Oil bulls have pushed prices higher this week, after a rally of between 20 percent and 25 percent in April, despite a continued build in U.S. crude stockpiles and indications that the OPEC cartel will keep production at current high levels at a meeting next month.
Brent crude for June delivery was 32 cents higher at $67.87 a barrel by 0141 GMT, below its 2015 peak of $68.40 reached on Tuesday, when the contract ended up $1.07.
U.S. crude for June delivery traded 50 cents higher at $60.90 a barrel. The contract closed up $1.47 on Tuesday, after hitting a 2015 high of $61.10.
“Stronger European demand now appears to have been the key catalyst that allowed refineries to lift utilization (in 1Q) and absorb surplus crude while maintaining strong refining margins,” analysts at JP Morgan said in a note.
The bank raised its average 2015 Brent forecast by $3 to $62 a barrel and its average 2016 forecast by $10 to $72 a barrel, “as tighter balances are expected to reduce OPEC spare capacity through 2016.”
The recent price rally has muted calls from OPEC members to cut supply, with the cartel set to maintain production levels at a June 5 meeting, three delegates said.
In a sign that Middle East producers continue their fight for market share in Asia, top exporter Saudi Arabia said on Tuesday it would keep prices for its flagship crude unchanged at a discounted level for Asian buyers in June.

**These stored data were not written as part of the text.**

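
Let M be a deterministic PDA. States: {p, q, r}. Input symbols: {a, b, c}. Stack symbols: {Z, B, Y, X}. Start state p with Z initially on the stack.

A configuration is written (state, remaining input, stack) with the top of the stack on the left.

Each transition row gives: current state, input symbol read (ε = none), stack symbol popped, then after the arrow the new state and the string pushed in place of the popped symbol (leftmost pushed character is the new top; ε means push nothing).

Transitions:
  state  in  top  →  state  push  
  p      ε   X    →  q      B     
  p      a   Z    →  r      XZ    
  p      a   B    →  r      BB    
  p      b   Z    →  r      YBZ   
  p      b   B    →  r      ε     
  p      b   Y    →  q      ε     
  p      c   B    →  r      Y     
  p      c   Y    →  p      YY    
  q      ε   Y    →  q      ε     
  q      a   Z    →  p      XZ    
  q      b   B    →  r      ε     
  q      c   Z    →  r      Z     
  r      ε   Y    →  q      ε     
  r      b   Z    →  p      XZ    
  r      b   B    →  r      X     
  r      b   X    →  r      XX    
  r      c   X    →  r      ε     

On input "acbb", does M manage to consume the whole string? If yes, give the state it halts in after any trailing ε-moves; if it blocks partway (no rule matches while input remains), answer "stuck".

(p, acbb, Z) ⊢ (r, cbb, XZ) ⊢ (r, bb, Z) ⊢ (p, b, XZ) ⊢ (q, b, BZ) ⊢ (r, ε, Z)
All input consumed; M is in state r.

r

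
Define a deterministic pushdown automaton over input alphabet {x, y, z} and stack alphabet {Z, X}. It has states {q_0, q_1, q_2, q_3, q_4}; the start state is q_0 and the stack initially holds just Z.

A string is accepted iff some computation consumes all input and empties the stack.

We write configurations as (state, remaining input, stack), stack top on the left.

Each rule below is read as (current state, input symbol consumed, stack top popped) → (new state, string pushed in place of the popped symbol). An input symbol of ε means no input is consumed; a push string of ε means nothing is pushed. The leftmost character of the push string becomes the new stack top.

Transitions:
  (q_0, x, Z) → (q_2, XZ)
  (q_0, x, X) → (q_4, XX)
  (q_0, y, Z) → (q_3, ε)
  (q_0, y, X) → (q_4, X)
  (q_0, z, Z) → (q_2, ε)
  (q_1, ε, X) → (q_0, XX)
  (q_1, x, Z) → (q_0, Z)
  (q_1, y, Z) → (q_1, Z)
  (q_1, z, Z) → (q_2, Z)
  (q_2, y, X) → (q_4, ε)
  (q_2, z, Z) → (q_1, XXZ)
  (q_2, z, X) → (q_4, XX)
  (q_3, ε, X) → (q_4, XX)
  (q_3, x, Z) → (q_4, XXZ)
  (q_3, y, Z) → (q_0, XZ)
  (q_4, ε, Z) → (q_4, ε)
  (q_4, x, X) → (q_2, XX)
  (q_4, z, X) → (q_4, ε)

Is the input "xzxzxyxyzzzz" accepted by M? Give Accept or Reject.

Accept

(q_0, xzxzxyxyzzzz, Z)
  read x, top Z: go to q_2, push XZ → (q_2, zxzxyxyzzzz, XZ)
  read z, top X: go to q_4, push XX → (q_4, xzxyxyzzzz, XXZ)
  read x, top X: go to q_2, push XX → (q_2, zxyxyzzzz, XXXZ)
  read z, top X: go to q_4, push XX → (q_4, xyxyzzzz, XXXXZ)
  read x, top X: go to q_2, push XX → (q_2, yxyzzzz, XXXXXZ)
  read y, top X: go to q_4, push ε → (q_4, xyzzzz, XXXXZ)
  read x, top X: go to q_2, push XX → (q_2, yzzzz, XXXXXZ)
  read y, top X: go to q_4, push ε → (q_4, zzzz, XXXXZ)
  read z, top X: go to q_4, push ε → (q_4, zzz, XXXZ)
  read z, top X: go to q_4, push ε → (q_4, zz, XXZ)
  read z, top X: go to q_4, push ε → (q_4, z, XZ)
  read z, top X: go to q_4, push ε → (q_4, ε, Z)
  ε-move, top Z: go to q_4, push ε → (q_4, ε, ε)
All input consumed and the stack is empty.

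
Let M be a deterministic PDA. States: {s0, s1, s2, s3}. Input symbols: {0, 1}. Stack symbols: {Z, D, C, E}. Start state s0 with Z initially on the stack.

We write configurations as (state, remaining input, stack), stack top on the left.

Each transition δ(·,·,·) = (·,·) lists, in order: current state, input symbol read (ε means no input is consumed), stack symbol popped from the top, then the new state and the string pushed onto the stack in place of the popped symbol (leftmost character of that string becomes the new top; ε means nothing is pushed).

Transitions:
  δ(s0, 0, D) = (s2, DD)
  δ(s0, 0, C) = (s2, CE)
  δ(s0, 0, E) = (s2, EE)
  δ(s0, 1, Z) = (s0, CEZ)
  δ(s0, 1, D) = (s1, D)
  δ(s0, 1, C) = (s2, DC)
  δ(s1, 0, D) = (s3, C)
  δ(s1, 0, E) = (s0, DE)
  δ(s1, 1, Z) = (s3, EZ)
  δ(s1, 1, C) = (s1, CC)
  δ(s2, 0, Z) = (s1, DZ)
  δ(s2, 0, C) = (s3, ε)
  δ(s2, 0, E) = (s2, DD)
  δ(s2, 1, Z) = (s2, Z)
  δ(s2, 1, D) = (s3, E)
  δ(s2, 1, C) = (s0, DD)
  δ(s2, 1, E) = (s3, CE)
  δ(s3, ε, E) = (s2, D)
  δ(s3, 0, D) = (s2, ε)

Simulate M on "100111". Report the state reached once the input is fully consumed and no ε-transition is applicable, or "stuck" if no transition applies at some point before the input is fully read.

s2

(s0, 100111, Z)
  read 1, top Z: go to s0, push CEZ → (s0, 00111, CEZ)
  read 0, top C: go to s2, push CE → (s2, 0111, CEEZ)
  read 0, top C: go to s3, push ε → (s3, 111, EEZ)
  ε-move, top E: go to s2, push D → (s2, 111, DEZ)
  read 1, top D: go to s3, push E → (s3, 11, EEZ)
  ε-move, top E: go to s2, push D → (s2, 11, DEZ)
  read 1, top D: go to s3, push E → (s3, 1, EEZ)
  ε-move, top E: go to s2, push D → (s2, 1, DEZ)
  read 1, top D: go to s3, push E → (s3, ε, EEZ)
  ε-move, top E: go to s2, push D → (s2, ε, DEZ)
All input consumed; M is in state s2.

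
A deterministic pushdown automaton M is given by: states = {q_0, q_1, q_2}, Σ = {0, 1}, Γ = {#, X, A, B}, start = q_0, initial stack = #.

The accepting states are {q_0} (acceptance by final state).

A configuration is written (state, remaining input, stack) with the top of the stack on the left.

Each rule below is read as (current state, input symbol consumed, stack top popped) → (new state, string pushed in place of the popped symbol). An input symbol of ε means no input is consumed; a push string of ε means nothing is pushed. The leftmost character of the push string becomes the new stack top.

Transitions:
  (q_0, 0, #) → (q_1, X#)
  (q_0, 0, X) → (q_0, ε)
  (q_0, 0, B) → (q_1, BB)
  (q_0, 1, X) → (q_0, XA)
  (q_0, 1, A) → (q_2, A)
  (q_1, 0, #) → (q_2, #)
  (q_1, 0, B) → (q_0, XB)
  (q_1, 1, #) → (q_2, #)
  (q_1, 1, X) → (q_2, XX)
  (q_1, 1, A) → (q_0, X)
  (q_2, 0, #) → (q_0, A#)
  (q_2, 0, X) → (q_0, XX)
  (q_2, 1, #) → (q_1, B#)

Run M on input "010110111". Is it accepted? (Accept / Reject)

(q_0, 010110111, #)
  read 0, top #: go to q_1, push X# → (q_1, 10110111, X#)
  read 1, top X: go to q_2, push XX → (q_2, 0110111, XX#)
  read 0, top X: go to q_0, push XX → (q_0, 110111, XXX#)
  read 1, top X: go to q_0, push XA → (q_0, 10111, XAXX#)
  read 1, top X: go to q_0, push XA → (q_0, 0111, XAAXX#)
  read 0, top X: go to q_0, push ε → (q_0, 111, AAXX#)
  read 1, top A: go to q_2, push A → (q_2, 11, AAXX#)
No transition applies at (q_2, 11, AAXX#); input not fully consumed.

Reject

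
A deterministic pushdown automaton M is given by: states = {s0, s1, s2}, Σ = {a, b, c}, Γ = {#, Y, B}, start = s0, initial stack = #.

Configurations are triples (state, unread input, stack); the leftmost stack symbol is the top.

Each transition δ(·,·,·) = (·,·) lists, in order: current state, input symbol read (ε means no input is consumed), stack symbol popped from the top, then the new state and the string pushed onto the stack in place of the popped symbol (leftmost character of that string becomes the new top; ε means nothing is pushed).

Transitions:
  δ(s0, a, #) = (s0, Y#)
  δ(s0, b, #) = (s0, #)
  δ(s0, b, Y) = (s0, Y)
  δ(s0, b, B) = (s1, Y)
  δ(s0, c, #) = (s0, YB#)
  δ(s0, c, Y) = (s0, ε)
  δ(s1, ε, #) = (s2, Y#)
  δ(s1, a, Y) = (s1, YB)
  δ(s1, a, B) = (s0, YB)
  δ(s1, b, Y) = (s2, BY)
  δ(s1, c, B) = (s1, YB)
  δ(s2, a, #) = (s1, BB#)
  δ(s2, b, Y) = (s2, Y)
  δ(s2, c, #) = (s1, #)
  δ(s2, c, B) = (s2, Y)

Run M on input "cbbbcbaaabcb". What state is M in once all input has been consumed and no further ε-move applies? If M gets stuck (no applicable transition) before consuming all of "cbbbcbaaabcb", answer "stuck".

(s0, cbbbcbaaabcb, #)
  read c, top #: go to s0, push YB# → (s0, bbbcbaaabcb, YB#)
  read b, top Y: go to s0, push Y → (s0, bbcbaaabcb, YB#)
  read b, top Y: go to s0, push Y → (s0, bcbaaabcb, YB#)
  read b, top Y: go to s0, push Y → (s0, cbaaabcb, YB#)
  read c, top Y: go to s0, push ε → (s0, baaabcb, B#)
  read b, top B: go to s1, push Y → (s1, aaabcb, Y#)
  read a, top Y: go to s1, push YB → (s1, aabcb, YB#)
  read a, top Y: go to s1, push YB → (s1, abcb, YBB#)
  read a, top Y: go to s1, push YB → (s1, bcb, YBBB#)
  read b, top Y: go to s2, push BY → (s2, cb, BYBBB#)
  read c, top B: go to s2, push Y → (s2, b, YYBBB#)
  read b, top Y: go to s2, push Y → (s2, ε, YYBBB#)
All input consumed; M is in state s2.

s2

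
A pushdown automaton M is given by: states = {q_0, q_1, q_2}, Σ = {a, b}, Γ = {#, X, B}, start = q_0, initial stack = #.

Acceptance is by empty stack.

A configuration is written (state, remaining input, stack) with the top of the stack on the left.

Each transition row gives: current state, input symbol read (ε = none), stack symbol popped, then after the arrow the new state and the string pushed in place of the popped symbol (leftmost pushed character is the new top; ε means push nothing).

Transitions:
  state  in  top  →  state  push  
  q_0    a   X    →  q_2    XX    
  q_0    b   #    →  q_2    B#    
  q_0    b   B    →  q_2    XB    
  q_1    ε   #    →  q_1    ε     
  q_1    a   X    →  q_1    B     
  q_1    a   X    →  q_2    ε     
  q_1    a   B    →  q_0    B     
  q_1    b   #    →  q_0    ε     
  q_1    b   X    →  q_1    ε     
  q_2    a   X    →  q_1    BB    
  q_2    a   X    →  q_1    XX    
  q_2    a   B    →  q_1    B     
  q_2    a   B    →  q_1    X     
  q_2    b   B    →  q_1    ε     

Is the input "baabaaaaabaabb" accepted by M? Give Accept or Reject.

One accepting computation: (q_0, baabaaaaabaabb, #) ⊢ (q_2, aabaaaaabaabb, B#) ⊢ (q_1, abaaaaabaabb, B#) ⊢ (q_0, baaaaabaabb, B#) ⊢ (q_2, aaaaabaabb, XB#) ⊢ (q_1, aaaabaabb, XXB#) ⊢ (q_2, aaabaabb, XB#) ⊢ (q_1, aabaabb, XXB#) ⊢ (q_2, abaabb, XB#) ⊢ (q_1, baabb, XXB#) ⊢ (q_1, aabb, XB#) ⊢ (q_2, abb, B#) ⊢ (q_1, bb, X#) ⊢ (q_1, b, #) ⊢ (q_0, ε, ε)
All input consumed and the stack is empty.

Accept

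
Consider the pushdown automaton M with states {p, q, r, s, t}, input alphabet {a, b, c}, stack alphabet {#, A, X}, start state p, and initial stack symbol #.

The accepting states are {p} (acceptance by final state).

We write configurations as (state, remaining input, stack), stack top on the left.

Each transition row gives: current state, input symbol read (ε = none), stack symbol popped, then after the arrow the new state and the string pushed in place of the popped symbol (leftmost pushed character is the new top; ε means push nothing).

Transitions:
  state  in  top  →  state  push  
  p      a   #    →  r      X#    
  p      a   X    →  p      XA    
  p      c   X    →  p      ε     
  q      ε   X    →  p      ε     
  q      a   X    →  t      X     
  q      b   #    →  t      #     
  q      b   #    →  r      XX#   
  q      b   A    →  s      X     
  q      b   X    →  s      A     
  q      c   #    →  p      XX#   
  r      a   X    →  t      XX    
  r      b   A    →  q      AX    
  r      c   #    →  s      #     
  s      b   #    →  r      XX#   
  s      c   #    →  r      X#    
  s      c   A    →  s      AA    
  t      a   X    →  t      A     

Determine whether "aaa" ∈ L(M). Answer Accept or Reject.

No computation consumes all input and reaches a final state.

Reject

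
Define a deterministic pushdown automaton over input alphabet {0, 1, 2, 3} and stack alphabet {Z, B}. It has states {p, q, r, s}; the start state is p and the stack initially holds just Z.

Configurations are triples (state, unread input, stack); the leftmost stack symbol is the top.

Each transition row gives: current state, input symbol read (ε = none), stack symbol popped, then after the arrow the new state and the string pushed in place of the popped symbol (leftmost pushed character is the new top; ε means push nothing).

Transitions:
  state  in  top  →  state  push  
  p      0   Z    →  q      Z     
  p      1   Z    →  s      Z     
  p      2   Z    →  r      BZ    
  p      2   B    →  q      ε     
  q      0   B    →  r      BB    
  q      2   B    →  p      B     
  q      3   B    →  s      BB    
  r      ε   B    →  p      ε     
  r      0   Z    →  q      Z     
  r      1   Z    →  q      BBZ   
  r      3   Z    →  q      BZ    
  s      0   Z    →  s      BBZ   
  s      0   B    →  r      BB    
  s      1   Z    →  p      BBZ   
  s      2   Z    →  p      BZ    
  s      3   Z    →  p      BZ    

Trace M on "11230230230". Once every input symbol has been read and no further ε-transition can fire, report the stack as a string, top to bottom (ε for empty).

BBZ

(p, 11230230230, Z) ⊢ (s, 1230230230, Z) ⊢ (p, 230230230, BBZ) ⊢ (q, 30230230, BZ) ⊢ (s, 0230230, BBZ) ⊢ (r, 230230, BBBZ) ⊢ (p, 230230, BBZ) ⊢ (q, 30230, BZ) ⊢ (s, 0230, BBZ) ⊢ (r, 230, BBBZ) ⊢ (p, 230, BBZ) ⊢ (q, 30, BZ) ⊢ (s, 0, BBZ) ⊢ (r, ε, BBBZ) ⊢ (p, ε, BBZ)
All input consumed in state p with stack BBZ.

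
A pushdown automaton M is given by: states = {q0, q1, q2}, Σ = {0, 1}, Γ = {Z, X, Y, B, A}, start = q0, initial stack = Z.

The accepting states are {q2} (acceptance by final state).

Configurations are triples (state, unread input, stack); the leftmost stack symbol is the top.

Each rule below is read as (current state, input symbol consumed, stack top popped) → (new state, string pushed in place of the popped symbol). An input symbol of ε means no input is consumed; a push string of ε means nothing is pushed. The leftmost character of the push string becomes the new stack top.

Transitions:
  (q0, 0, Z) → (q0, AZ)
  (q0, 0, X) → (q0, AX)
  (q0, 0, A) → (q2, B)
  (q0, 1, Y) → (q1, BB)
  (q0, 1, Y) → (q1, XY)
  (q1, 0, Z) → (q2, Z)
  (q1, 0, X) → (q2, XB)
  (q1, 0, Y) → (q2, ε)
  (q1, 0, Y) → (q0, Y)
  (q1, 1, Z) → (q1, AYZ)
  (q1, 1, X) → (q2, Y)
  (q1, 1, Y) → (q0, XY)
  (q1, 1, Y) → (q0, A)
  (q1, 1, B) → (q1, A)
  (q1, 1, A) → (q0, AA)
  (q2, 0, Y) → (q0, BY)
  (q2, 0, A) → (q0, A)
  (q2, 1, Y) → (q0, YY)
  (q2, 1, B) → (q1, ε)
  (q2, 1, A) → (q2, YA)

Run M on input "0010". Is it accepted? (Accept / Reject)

Accept

One accepting computation: (q0, 0010, Z) ⊢ (q0, 010, AZ) ⊢ (q2, 10, BZ) ⊢ (q1, 0, Z) ⊢ (q2, ε, Z)
All input consumed and state q2 ∈ F.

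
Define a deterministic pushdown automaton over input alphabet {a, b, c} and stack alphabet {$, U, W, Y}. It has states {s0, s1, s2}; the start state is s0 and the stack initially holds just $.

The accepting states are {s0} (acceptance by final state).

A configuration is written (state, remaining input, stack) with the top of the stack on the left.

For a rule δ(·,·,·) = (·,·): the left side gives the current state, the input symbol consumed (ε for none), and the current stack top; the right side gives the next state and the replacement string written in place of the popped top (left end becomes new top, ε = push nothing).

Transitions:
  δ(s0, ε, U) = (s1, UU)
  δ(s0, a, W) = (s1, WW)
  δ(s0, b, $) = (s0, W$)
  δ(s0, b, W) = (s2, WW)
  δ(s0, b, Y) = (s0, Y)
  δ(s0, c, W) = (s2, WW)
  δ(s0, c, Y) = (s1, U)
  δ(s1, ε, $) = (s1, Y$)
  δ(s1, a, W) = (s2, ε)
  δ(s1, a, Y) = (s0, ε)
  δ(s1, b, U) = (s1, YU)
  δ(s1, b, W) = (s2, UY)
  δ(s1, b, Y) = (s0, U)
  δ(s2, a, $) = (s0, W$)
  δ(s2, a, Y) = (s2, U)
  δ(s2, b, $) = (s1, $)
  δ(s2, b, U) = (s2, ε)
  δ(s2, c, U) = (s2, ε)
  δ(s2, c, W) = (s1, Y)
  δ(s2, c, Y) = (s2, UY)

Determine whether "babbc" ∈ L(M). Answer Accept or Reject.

Reject

(s0, babbc, $)
  read b, top $: go to s0, push W$ → (s0, abbc, W$)
  read a, top W: go to s1, push WW → (s1, bbc, WW$)
  read b, top W: go to s2, push UY → (s2, bc, UYW$)
  read b, top U: go to s2, push ε → (s2, c, YW$)
  read c, top Y: go to s2, push UY → (s2, ε, UYW$)
All input consumed; state s2 ∉ F and no further ε-move applies.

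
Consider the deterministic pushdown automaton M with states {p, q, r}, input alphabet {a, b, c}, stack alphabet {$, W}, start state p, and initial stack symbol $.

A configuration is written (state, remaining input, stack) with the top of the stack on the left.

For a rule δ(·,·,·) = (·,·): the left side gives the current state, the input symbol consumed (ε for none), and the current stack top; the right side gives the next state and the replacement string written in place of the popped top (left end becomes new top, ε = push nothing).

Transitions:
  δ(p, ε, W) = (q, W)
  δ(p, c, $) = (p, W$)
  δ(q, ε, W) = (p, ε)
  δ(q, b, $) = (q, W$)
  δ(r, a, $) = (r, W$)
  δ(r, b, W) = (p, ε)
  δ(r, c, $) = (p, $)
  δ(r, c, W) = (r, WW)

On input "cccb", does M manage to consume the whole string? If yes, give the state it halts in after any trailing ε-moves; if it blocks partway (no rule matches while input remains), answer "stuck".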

U.S. crude inventories likely continued to rise last week for the 17th consecutive week, according to a Reuters poll showing a build of 1.5 million barrels.
But a report from industry group American Petroleum Institute suggested that U.S. crude inventories fell by 1.5 million barrels last week, for the first time this year.
The U.S. Energy Information Administration will issue official stockpiles at 1430 GMT on Wednesday.